No-frills mobile operator tele.ring, now fully owned by Deutsche Telekom's T-Mobile, has launched a new tariff (Ätsch), reducing its per-minute charges to 5 cents per minutes into all networks, with a monthly fee of €5. Interestingly the offer comes with a Motorola Razr V3 for €5.

Comment: This offering follows the introduction of a 7 cents per minute tariff by “bob”, the no-frills brand of mobilcom Austria and a 6.9 cent offering by no-frills operator “yesss” (see EuroView Daily, 3 July).

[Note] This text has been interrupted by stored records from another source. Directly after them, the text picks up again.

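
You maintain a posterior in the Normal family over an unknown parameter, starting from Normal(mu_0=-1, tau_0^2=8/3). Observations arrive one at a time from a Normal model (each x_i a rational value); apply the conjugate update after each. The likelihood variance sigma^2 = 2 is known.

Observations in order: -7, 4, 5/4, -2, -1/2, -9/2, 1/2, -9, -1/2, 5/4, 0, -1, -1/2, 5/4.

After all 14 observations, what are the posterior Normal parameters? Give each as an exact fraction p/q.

mu_0=-70/59, tau_0^2=8/59

obs 1: x=-7 → posterior Normal(-31/7, 8/7)
obs 2: x=4 → posterior Normal(-15/11, 8/11)
obs 3: x=5/4 → posterior Normal(-2/3, 8/15)
obs 4: x=-2 → posterior Normal(-18/19, 8/19)
obs 5: x=-1/2 → posterior Normal(-20/23, 8/23)
obs 6: x=-9/2 → posterior Normal(-38/27, 8/27)
obs 7: x=1/2 → posterior Normal(-36/31, 8/31)
obs 8: x=-9 → posterior Normal(-72/35, 8/35)
obs 9: x=-1/2 → posterior Normal(-74/39, 8/39)
obs 10: x=5/4 → posterior Normal(-69/43, 8/43)
obs 11: x=0 → posterior Normal(-69/47, 8/47)
obs 12: x=-1 → posterior Normal(-73/51, 8/51)
obs 13: x=-1/2 → posterior Normal(-15/11, 8/55)
obs 14: x=5/4 → posterior Normal(-70/59, 8/59)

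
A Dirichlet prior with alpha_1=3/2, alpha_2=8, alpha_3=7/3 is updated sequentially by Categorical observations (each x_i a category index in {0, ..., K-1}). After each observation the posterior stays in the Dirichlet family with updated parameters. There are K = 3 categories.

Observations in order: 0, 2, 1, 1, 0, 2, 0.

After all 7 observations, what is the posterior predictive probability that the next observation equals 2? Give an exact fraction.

26/113

obs 1: x=0 → posterior Dirichlet(5/2, 8, 7/3)
obs 2: x=2 → posterior Dirichlet(5/2, 8, 10/3)
obs 3: x=1 → posterior Dirichlet(5/2, 9, 10/3)
obs 4: x=1 → posterior Dirichlet(5/2, 10, 10/3)
obs 5: x=0 → posterior Dirichlet(7/2, 10, 10/3)
obs 6: x=2 → posterior Dirichlet(7/2, 10, 13/3)
obs 7: x=0 → posterior Dirichlet(9/2, 10, 13/3)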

The speed of the price decline of Austrian mobile call charges is remarkable, indicating the high level of competition in the market. Given that the technology of the network infrastructure is similar in Austria to other countries, it is fair to assume that the structural cost base is similar as well - if anything it is slightly higher given the mountainous terrain.

We thus would expect similar developments in other European markets. Deutsche Telekom already said during its Q2 2006 analyst conference that it plans to slash minute charges to well below 10 cents in Germany, thus undercutting most no-frills offerings. The Austria experience shows just how far below 10 cents these offerings can quickly fall.

The new low-cost packages also highlight another trend: that of higher network-capacity exploitation. With increasing network capacity available in light of the introduction of UMTS and HSDPA, operators aim to exploit these new capacities more effectively through different tariff options. For example, mobilcom Austria introduced an option for unlimited SMS against a monthly fee. As a result the number of SMS increased by 64% in Q2 2006.

In addition to defending or gaining market share, the aim of the mobile operators is, of course, to stimulate more overall mobile usage and to push fixed-mobile substitution in the hope of defending their top-line revenues. Financial results over the last few quarters suggest that the price for this policy is increasing margin pressure. In economic terms the increase in capacity essentially translates into a shift of the supply curve to the right, thus pushing prices down. There seems to be a certain inevitability about the current developments in the mobile markets.